Mais uma manhã, tarde e noite, indo e voltando, com carros que passam voando por mim. Um dia, minha filha me falou que as pessoas deveriam colocar o número do seu celular no vidro… “- Para quê, minha filha?”, perguntei, sem captar o tom levemente irônico na voz: “- Para ligarmos e sabermos se deu tempo, mãe! Deve ser muito urgente o que ele vai fazer!”
É verdade; deve ser mais do que urgente: deve ser desesperador. Sem bairrismos, Brasília deve ter alguns dos mais belos amanheceres e crepúsculos do mundo; sempre se pode ouvir algum sabiá dobrando o trinado, pelo caminho; sempre se vê algum cãozinho desocupado rebolando de barriga para cima na grama úmida (deve ser muito bom, isso!). Mas nós….temos pressa.

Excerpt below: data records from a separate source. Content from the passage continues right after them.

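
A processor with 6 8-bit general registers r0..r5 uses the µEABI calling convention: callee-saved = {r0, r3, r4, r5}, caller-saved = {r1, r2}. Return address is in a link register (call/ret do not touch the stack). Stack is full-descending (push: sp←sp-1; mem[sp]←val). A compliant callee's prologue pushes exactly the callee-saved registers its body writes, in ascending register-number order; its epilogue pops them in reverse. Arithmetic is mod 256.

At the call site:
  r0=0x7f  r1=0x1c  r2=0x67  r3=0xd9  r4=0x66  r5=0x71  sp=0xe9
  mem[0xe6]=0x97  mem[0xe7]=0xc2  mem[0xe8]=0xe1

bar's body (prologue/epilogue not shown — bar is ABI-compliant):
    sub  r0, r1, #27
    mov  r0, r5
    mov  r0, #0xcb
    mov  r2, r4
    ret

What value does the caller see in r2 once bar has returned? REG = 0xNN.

REG = 0x66

prologue: push r0 → mem[0xe8]=0x7f, sp=0xe8
body[0] sub  r0, r1, #27 → r0=0x01
body[1] mov  r0, r5 → r0=0x71
body[2] mov  r0, #0xcb → r0=0xcb
body[3] mov  r2, r4 → r2=0x66
epilogue: pop r0=0x7f, sp=0xe9
r2 is caller-saved → body value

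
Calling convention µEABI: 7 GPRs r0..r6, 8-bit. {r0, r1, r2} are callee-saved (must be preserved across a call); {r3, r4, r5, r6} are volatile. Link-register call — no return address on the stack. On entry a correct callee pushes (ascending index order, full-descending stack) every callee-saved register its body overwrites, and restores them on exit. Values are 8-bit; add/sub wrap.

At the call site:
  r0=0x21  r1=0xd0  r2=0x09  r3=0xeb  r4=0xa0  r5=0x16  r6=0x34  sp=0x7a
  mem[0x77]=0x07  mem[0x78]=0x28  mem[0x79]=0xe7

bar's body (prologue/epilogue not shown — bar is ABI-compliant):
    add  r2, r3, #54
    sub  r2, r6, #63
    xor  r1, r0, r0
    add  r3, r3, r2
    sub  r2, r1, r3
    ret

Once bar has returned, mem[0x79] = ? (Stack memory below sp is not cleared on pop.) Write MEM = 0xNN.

MEM = 0xd0

prologue: push r1 → mem[0x79]=0xd0, sp=0x79
prologue: push r2 → mem[0x78]=0x09, sp=0x78
body[0] add  r2, r3, #54 → r2=0x21
body[1] sub  r2, r6, #63 → r2=0xf5
body[2] xor  r1, r0, r0 → r1=0x00
body[3] add  r3, r3, r2 → r3=0xe0
body[4] sub  r2, r1, r3 → r2=0x20
epilogue: pop r2=0x09, sp=0x79
epilogue: pop r1=0xd0, sp=0x7a
prologue pushed ['r1', 'r2'] at ['0x79', '0x78']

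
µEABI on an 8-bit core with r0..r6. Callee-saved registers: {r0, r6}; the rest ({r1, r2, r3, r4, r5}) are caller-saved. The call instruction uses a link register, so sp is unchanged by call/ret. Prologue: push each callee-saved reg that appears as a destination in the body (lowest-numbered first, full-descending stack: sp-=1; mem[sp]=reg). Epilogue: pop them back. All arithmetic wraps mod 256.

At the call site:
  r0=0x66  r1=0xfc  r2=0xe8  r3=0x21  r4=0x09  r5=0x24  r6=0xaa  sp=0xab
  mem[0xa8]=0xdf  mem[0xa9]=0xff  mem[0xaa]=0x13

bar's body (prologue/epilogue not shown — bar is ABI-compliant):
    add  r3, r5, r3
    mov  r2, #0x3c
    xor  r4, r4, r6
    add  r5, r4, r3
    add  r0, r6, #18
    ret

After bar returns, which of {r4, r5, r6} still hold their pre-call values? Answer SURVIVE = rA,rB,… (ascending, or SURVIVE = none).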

Não vou aqui delinear o óbvio, que todos já preveem: a maioria absoluta não tem pressa nenhuma. Correm para a televisão, para a mecanicidade, para o sono, para a solidão. Não há alvo a alcançar com essa correria; em geral, nada que seja urgente ou que tenhamos sabido tornar importante.
Depois de anos sem entender e nem mesmo me perguntar pelas razões disso, acabei convidada, pelas circunstâncias, a uma resposta. Numa estrada vazia, um caminhão seguia a uns 40 ou 50 km; coloquei minha seta e o ultrapassei, como de praxe. Porém, ao passar ao seu lado, seu olhar me chamou a atenção: era raiva incontida que havia ali, era frustração, como se eu o humilhasse ao ultrapassá-lo. Numa descida, ele embalou seu caminhão e me passou a mais de 120 km, num lance que, mais que excesso de velocidade, demonstrava triunfo e vingança.
Esse motorista me fez prestar atenção a este fato tão simples e cotidiano: ultrapassagens. Percebi que não se trata de pressa propriamente dita, mas de afirmação pessoal. Todo ser humano necessita de seu “minuto de glória”, de vitória, de superação de algo; no vazio de uma vida banal e sem objetivos, eu me afirmo superando o carro à minha frente; provo a ele, por um minuto, que sou melhor motorista, que tenho melhor carro, que sou especial. “- Passar na minha frente? Que desaforo! Está pensando o quê?”
É claro que esta competitividade selvagem que tanto nos escraviza não deve se mostrar apenas aí; este é apenas o seu momento de exibição mais ridícula (ou não?). Sem fôlego ou musculatura moral para superar a nós mesmos, sem vida interior para nos alimentarmos de alvoradas ou de crepúsculos, sem sonhos nem objetivos maiores, vivemos numa marcação palmo a palmo contra aqueles que passam por nós. Sempre “contra”, e não “com”. Sempre sozinhos… e correndo para o nada. Não importa o destino, mas chegar primeiro; e se o destino for um abismo?
Que insólito… os corredores compulsivos são, na verdade, sedentos compulsivos, querendo, inconscientemente, chegar a um lugar ao qual não se vai de carro: ao fundo de si mesmos, para encontrar seus sonhos, para alcançar um sentido maior e real para suas vidas. Concordo: isso é urgente, mesmo. Por isso e por tantas outras coisas, eu, agora, passando por um horizonte cravado de raios vermelhos, como uma despedida tardia da luz que já se foi, levando mais um dia que nunca se repetirá, reflito comigo mesma : que bom motivo este para realizar o meu melhor, para rastrear e encontrar este caminho e, depois de tudo, empenhar o meu melhor esforço… para construir um mapa. Isso é o ofício e o sonho dos aprendizes de filósofos, amantes de sabiás, de auroras e de vidas vividas sem pressa e sem pausa.